Every other page spread on the book contains short text about a child wanting to drive trains like his father (or mother in one case!) and a gorgeous illustration of a train. If you look carefully, you'll see that every scene is shown from the exact same vantage point, with the same mountains in the background. Not only do the trains change, but so do the stations, the tracks, and the buildings around them. The illustration style is lush, and every one of these images features a different cat somewhere in the scene. My son loves to search for them.
The alternating page spreads contain extended text and additional images about the era of train history depicted on the previous page. I have read many, many books on trains because my son gobbles up anything we can find on them, and yet I learned many new things from this book.

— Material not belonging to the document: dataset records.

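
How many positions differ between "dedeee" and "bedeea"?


Comparing "dedeee" and "bedeea" position by position:
  Position 0: 'd' vs 'b' => DIFFER
  Position 1: 'e' vs 'e' => same
  Position 2: 'd' vs 'd' => same
  Position 3: 'e' vs 'e' => same
  Position 4: 'e' vs 'e' => same
  Position 5: 'e' vs 'a' => DIFFER
Positions that differ: 2

2


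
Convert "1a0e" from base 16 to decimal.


Input: "1a0e" in base 16
Positional expansion:
  Digit '1' (value 1) x 16^3 = 4096
  Digit 'a' (value 10) x 16^2 = 2560
  Digit '0' (value 0) x 16^1 = 0
  Digit 'e' (value 14) x 16^0 = 14
Sum = 6670

6670


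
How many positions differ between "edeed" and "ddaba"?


Comparing "edeed" and "ddaba" position by position:
  Position 0: 'e' vs 'd' => DIFFER
  Position 1: 'd' vs 'd' => same
  Position 2: 'e' vs 'a' => DIFFER
  Position 3: 'e' vs 'b' => DIFFER
  Position 4: 'd' vs 'a' => DIFFER
Positions that differ: 4

4


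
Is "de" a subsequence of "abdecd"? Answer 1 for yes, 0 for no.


Check if "de" is a subsequence of "abdecd"
Greedy scan:
  Position 0 ('a'): no match needed
  Position 1 ('b'): no match needed
  Position 2 ('d'): matches sub[0] = 'd'
  Position 3 ('e'): matches sub[1] = 'e'
  Position 4 ('c'): no match needed
  Position 5 ('d'): no match needed
All 2 characters matched => is a subsequence

1


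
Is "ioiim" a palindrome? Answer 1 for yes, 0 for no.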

For instance, did you know that when multiple engines are used to pull a train, they are called a "consist"? Or that brakemen on old trains had to run along the tops of the cars to set the brakes on each one manually? The level of detail is not a whole lot greater than most other non-fiction train books for kids, but it seems to find the most unique and telling details.
I would recommend this book for any train child ages 3 and up. You won't mind reading this one over and over. For younger children, just read the text on alternating pages and the captions of the pictures on the more detailed sections.